A few years ago I was working on a project that required storing sensitive documents. I looked at every "secure" cloud out there. ProtonDrive asked for my email. Tresorit cost a fortune. MEGA had a complicated legal history. Nextcloud required running my own server.
But the thing that bothered me most wasn't the price or the UX. It was this: every single one of them could read my files if they wanted to. They promised they wouldn't. But they could.
A court order. A rogue employee. A secret government request. A hostile acquisition. Any of these could turn a "trusted" service into a liability overnight.
So I spent the last several months building Sifero from scratch — alone, in Georgia, with no funding and no team.
The core idea was simple: encrypt everything in the browser before it ever leaves the device. Your password never reaches my servers. I store encrypted bytes that mean nothing without your key. Even if someone breaks into my infrastructure - they get garbage.
Along the way, some features appeared that I didn't originally plan but felt obvious once I committed to this architecture:
Decoy Mode - two passwords open two completely different vaults. One real, one convincing fake. For situations where someone forces you to log in.
Panic Wipe - one secret URL destroys everything instantly, no login required. Any device, anywhere.
Dead Man's Switch - if you don't check in within a set period, your data auto-destroys or a trusted contact gets notified.
Steganography - hide encrypted files inside normal PNG images. Even if found, they look like regular photos.
Encrypted Chat - private E2E encrypted chat rooms with self-destructing messages. Guests can join via anonymous link, no account needed. If you need to communicate with someone without leaving a trace, this is for that.

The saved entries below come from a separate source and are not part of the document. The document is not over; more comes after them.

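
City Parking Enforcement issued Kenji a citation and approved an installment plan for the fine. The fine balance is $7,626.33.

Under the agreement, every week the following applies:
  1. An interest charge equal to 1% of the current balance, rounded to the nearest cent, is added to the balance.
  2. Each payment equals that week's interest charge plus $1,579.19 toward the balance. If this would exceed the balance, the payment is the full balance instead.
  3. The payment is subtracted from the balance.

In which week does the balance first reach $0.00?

Week 1: opening $7,626.33; interest $76.26 → $7,702.59; payment $1,655.45; balance $6,047.14
Week 2: opening $6,047.14; interest $60.47 → $6,107.61; payment $1,639.66; balance $4,467.95
Week 3: opening $4,467.95; interest $44.68 → $4,512.63; payment $1,623.87; balance $2,888.76
Week 4: opening $2,888.76; interest $28.89 → $2,917.65; payment $1,608.08; balance $1,309.57
Week 5: opening $1,309.57; interest $13.10 → $1,322.67; payment $1,322.67; balance $0.00
Balance reaches $0.00 in week 5.

5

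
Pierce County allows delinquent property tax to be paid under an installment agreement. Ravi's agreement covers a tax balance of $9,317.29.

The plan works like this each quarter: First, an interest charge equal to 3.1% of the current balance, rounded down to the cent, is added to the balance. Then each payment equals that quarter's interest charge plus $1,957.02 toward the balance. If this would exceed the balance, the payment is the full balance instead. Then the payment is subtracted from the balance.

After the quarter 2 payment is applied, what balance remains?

# | Opening | Interest | Payment | End bal
1 | $9,317.29 | $288.83 | $2,245.85 | $7,360.27
2 | $7,360.27 | $228.16 | $2,185.18 | $5,403.25

$5,403.25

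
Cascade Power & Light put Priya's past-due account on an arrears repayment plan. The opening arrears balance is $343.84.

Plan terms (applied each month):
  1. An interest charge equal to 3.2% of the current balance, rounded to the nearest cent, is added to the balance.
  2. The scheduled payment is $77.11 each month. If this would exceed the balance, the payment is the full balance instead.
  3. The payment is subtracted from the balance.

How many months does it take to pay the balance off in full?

Month 1: $343.84 +$11.00 interest = $354.84; pay $77.11 → $277.73
Month 2: $277.73 +$8.89 interest = $286.62; pay $77.11 → $209.51
Month 3: $209.51 +$6.70 interest = $216.21; pay $77.11 → $139.10
Month 4: $139.10 +$4.45 interest = $143.55; pay $77.11 → $66.44
Month 5: $66.44 +$2.13 interest = $68.57; pay $68.57 → $0.00
Balance reaches $0.00 in month 5.

5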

Legal Layer - every file can be timestamped on the Bitcoin blockchain via FreeTSA. Cryptographic proof that a file existed at a specific moment in time. Useful for journalists, lawyers, whistleblowers.
I launched payments last week. I don't know if this will work as a business. But I know that every week brings new headlines about another breach, another government demanding user data, another trusted service betraying its users.
Maybe some people need a cloud that doesn't just promise privacy. Maybe they need one where privacy is the architecture itself.
Happy to answer any questions - technical, business, or "why would anyone build this."